Durante esos años prendí a volar, a gatear, a saltar, a abrazar, a jugar, a secar lágrimas, a llevar de la mano, a cargar en brazos, a dar mimos. Acompañé otras maternidades que llegaron a ese lugar de trabajo, leí muchísimo sobre familias diversas, reproducción asistida, donantes, maternidades sin pareja, embarazo y fibromialgia, crianza y doctorado. Los años pasaron, los trabajos cambiaron, el posgrado se transformó en una travesía extenuante y frustrante. Me formé como doula para acompañar a otras madres y en el camino me descubrí como una en formación. Perdí mi primer embarazo y, como parte de lo que hice para curar la herida tan profunda que eso dejó, volví a trabajar con bebés. Si logran encontrarme en esta foto, verán mi sonrisa aunque no puedan ver mi rostro.


Verán mis brazos de mamá pulpo que contiene y explora con la mirada lo que está pasando. Esa soy yo, esa es mi esencia más genuina y feliz. Quienes me conocen saben que allí, en contacto con manitas pequeñitas está mi lugar más seguro en el mundo. Muchas veces he pensado que me equivoqué de carrera, pero quizás no, sólo di una vuelta muy larga para descubrirlo y poderlo hacer realidad. Aprendí a volar en el horario de 10:00 a.m. a 5:00 p.m., mientras que los adultos que me evaluaban entre las 6:00 y las 9:00 p.m. me cortaban las alas. El aprendizaje de aquellos vuelos y de los juegos felices de la sombrerera en el museo me dieron el regalo más grande del mundo: la certeza de mi anhelo de ser madre. Aquel día de la visita volando por las salas publiqué la foto (la primera de este texto) en mi Facebook preguntando a las personas adultas que me seguían si todavía recordaban cómo volar. Yo lo olvidé por momentos en los siguientes años, me costo mucho recordar cómo hacerlo. 


Por estos días he vuelto a estar rodeada de niñas y niños, un poco más grandes pero también llenos de ideas, de sonrisas y sueños maravillosos. Recordé esa dicha y esa magia en medio de semanas muy difíciles para mi anhelo. Más pérdidas y más dificultades han ocurrido desde aquella época de jugar en el jardín del panóptico o en los jardines infantiles del centro de Bogotá. Pero el fuego sigue estando vivo en el camino que conduce de mi útero a mi corazón, y yo necesitaba recordarlo para sostener la paciencia que se pone a prueba en esta pausa llena de incertidumbres y de nuevos duelos. 

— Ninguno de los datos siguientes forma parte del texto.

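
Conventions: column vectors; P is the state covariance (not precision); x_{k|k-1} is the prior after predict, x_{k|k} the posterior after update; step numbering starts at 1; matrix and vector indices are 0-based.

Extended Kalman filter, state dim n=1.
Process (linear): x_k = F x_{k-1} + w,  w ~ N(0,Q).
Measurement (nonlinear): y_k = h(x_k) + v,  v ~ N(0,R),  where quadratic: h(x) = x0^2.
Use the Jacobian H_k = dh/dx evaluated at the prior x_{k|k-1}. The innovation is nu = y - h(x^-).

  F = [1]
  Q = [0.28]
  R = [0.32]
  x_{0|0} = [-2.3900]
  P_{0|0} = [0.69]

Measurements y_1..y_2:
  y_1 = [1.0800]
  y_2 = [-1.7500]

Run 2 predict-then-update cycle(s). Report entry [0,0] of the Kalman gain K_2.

step 1: x^-=[-2.3900]  P^-=[0.9700]  H_jac=[-4.7800]  S=[22.4829]  K=[-0.2062]  nu=[-4.6321]  x^+=[-1.4347]  P^+=[0.0138]
step 2: x^-=[-1.4347]  P^-=[0.2938]  H_jac=[-2.8695]  S=[2.7392]  K=[-0.3078]  nu=[-3.8085]  x^+=[-0.2626]  P^+=[0.0343]

K[0,0] = -0.3078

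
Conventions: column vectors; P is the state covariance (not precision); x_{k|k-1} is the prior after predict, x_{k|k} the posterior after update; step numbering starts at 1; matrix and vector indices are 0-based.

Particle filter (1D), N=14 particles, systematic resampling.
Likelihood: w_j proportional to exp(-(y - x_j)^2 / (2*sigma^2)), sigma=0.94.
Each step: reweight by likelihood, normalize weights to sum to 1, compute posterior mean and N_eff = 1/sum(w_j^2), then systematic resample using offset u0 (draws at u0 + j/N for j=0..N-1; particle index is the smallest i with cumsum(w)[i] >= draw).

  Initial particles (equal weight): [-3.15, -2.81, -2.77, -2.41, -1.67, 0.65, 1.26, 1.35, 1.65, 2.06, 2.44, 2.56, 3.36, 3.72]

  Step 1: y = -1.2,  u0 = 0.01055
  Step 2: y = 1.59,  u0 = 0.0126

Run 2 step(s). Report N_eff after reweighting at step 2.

N_eff = 1.0502

step 1: w=[0.0546, 0.1083, 0.1164, 0.2051, 0.4144, 0.0677, 0.0153, 0.0119, 0.0047, 0.0011, 0.0003, 0.0002, 0.0000, 0.0000]  mean=-1.8947  Neff=4.0477  idx=[0, 1, 1, 2, 3, 3, 3, 4, 4, 4, 4, 4, 4, 5]
step 2: w=[0.0000, 0.0000, 0.0000, 0.0000, 0.0002, 0.0002, 0.0002, 0.0039, 0.0039, 0.0039, 0.0039, 0.0039, 0.0039, 0.9757]  mean=0.5932  Neff=1.0502  idx=[10, 13, 13, 13, 13, 13, 13, 13, 13, 13, 13, 13, 13, 13]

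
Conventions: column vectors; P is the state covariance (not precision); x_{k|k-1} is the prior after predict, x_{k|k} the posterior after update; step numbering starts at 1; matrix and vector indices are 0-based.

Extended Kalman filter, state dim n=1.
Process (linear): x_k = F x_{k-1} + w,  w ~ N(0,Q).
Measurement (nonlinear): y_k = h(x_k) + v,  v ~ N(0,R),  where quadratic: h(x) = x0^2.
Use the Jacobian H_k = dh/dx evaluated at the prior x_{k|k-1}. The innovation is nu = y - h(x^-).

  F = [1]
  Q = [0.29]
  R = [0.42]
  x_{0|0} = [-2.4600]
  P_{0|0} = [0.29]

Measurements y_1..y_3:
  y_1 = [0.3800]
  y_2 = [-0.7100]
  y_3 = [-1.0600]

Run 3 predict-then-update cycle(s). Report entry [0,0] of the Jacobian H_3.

H_jac[0,0] = -1.1103

step 1: x^-=[-2.4600]  P^-=[0.5800]  H_jac=[-4.9200]  S=[14.4597]  K=[-0.1973]  nu=[-5.6716]  x^+=[-1.3407]  P^+=[0.0168]
step 2: x^-=[-1.3407]  P^-=[0.3068]  H_jac=[-2.6814]  S=[2.6263]  K=[-0.3133]  nu=[-2.5075]  x^+=[-0.5551]  P^+=[0.0491]
step 3: x^-=[-0.5551]  P^-=[0.3391]  H_jac=[-1.1103]  S=[0.8380]  K=[-0.4493]  nu=[-1.3682]  x^+=[0.0595]  P^+=[0.1699]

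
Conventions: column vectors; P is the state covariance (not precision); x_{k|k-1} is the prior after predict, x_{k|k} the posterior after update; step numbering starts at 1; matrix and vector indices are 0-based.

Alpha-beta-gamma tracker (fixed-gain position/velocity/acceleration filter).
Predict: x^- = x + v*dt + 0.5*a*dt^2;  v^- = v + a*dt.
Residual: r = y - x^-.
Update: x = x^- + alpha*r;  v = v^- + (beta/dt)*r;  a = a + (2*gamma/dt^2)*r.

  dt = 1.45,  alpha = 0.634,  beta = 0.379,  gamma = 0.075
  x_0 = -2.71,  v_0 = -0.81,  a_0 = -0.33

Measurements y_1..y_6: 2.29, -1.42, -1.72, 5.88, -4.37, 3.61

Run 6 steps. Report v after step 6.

v_post = 0.5130

step 1: x_pred=-4.2314  r=6.5214  x^+=-0.0968  v^+=0.4161  a^+=0.1353
step 2: x_pred=0.6486  r=-2.0686  x^+=-0.6629  v^+=0.0715  a^+=-0.0123
step 3: x_pred=-0.5722  r=-1.1478  x^+=-1.2999  v^+=-0.2464  a^+=-0.0942
step 4: x_pred=-1.7562  r=7.6362  x^+=3.0851  v^+=1.6129  a^+=0.4506
step 5: x_pred=5.8976  r=-10.2676  x^+=-0.6121  v^+=-0.4175  a^+=-0.2819
step 6: x_pred=-1.5138  r=5.1238  x^+=1.7347  v^+=0.5130  a^+=0.0836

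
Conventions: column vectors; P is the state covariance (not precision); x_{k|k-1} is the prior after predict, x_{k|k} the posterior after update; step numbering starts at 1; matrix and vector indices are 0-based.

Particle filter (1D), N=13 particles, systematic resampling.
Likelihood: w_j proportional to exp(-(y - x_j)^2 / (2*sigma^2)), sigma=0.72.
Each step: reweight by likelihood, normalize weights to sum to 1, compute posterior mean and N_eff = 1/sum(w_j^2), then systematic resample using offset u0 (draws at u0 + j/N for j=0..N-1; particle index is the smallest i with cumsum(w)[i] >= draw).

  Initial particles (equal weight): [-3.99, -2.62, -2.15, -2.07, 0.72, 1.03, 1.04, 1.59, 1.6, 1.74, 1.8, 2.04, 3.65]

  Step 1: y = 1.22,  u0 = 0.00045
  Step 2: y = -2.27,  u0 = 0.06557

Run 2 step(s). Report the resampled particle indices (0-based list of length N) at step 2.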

Puede que mis compañeros -y hasta mis coordinadores y jefes- del trabajo lean esto, o puede que no. Espero que la historia no les perturbe demasiado, aunque sé que puede cambiar lo que piensan sobre mí y mi trabajo, para bien o para mal. Mis colegas de los museos seguramente recordarán algunos fragmentos de lo que aquí les he narrado y reconocerán los espacios y las obras, aunque no la bebé pequeñita, tímida y apegada a mí que cambió todo en aquel 2013.

Mi amiga del alma que escuchó esa conversación en la noche de enero de 2013 y me animó a explorar la idea de ser madre sin pareja, lo que al final terminó siendo mi decisión, sabe esta historia y seguramente guarda en su memoria otros detalles. Pero me gustaría que la recordara por dos razones: primero porque actualmente pasa por un momento difícil y quiero que recuerde que su compañía ha hecho posible está dulce y retadora maternidad en construcción (aunque ella lo sabe muy bien). Segundo, porque al finalizar el día de la madre, quiero también agradecer a las amigas que, aún sabiendo claramente que la maternidad no es su deseo, están aquí acompañando mi decisión con tanto amor y paciencia. Ellas saben quienes son y lo mucho que les agradezco su presencia en mi vida.

He escogido fotos para esta historia en la que no se vean completamente los rostros de las niñas y niños. También contienen vistas de obras que hacen parte de la colección del museo. Les pido el favor de no compartirlas de ninguna manera.